The first line of input contains three integers $n, m, q$ $(1 \le n,m,q \le 400, 1\le n \times m \le 400)$, indicating the number of rows and columns of the grid, and the number of events.
For the next $n \times m$ lines, the $((i-1)\times m+j)$-th line contains $4$ integers $p_{ij0},\ p_{ij1}, p_{ij2}, p_{ij3}$ $(0\leq p_{ij0}, p_{ij1}, p_{ij2}, p_{ij3}< 1,000,000,007)$, indicating the probabilities for the pony that locates at $(i, j)$ to move up, down, left, and right. The probabilities are given in the form of modulo $1,000,000,007$. That is, if the probability is $P/Q$, then the given integer is $P\cdot Q^{-1}\pmod {1,000,000,007}$, where $Q^{-1}$ denotes the multiplicative inverse of $Q$ modulo $1,000,000,007$. It's guaranteed that $p_{ij0}+p_{ij1}+p_{ij2}+p_{ij3}\equiv 1 \pmod{1,000,000,007}$.

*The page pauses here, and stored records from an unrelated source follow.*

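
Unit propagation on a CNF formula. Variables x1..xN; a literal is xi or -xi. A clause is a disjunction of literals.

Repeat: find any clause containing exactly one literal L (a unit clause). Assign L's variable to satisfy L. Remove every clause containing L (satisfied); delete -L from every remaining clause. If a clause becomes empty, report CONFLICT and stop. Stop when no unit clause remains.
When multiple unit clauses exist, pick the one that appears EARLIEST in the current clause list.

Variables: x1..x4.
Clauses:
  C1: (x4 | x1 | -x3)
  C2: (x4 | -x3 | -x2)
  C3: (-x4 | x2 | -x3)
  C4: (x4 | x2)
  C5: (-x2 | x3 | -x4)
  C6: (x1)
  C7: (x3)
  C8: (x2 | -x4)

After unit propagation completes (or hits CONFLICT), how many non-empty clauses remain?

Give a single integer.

unit clause [1] forces x1=T; simplify:
  satisfied 2 clause(s); 6 remain; assigned so far: [1]
unit clause [3] forces x3=T; simplify:
  drop -3 from [4, -3, -2] -> [4, -2]
  drop -3 from [-4, 2, -3] -> [-4, 2]
  satisfied 2 clause(s); 4 remain; assigned so far: [1, 3]

Answer: 4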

For the next $m$ lines, each line represents an event.
- $1\ x\ y\ p_0\ p_1\ p_2\ p_3$, indicating that the four probabilities of the gird $(x, y)$ will be changed to $p_0\ p_1\ p_2\ p_3$. $(1\leq x\leq n, 1\leq y\leq m, 0\leq p_0, p_1, p_2, p_3<1,000,000,007, p_0+p_1+p_2+p_3 \equiv 1 \pmod{1,000,000,007})$
- $2$, indicating to query the sum of the mathematical expectation of the time for each pony to move out of the area.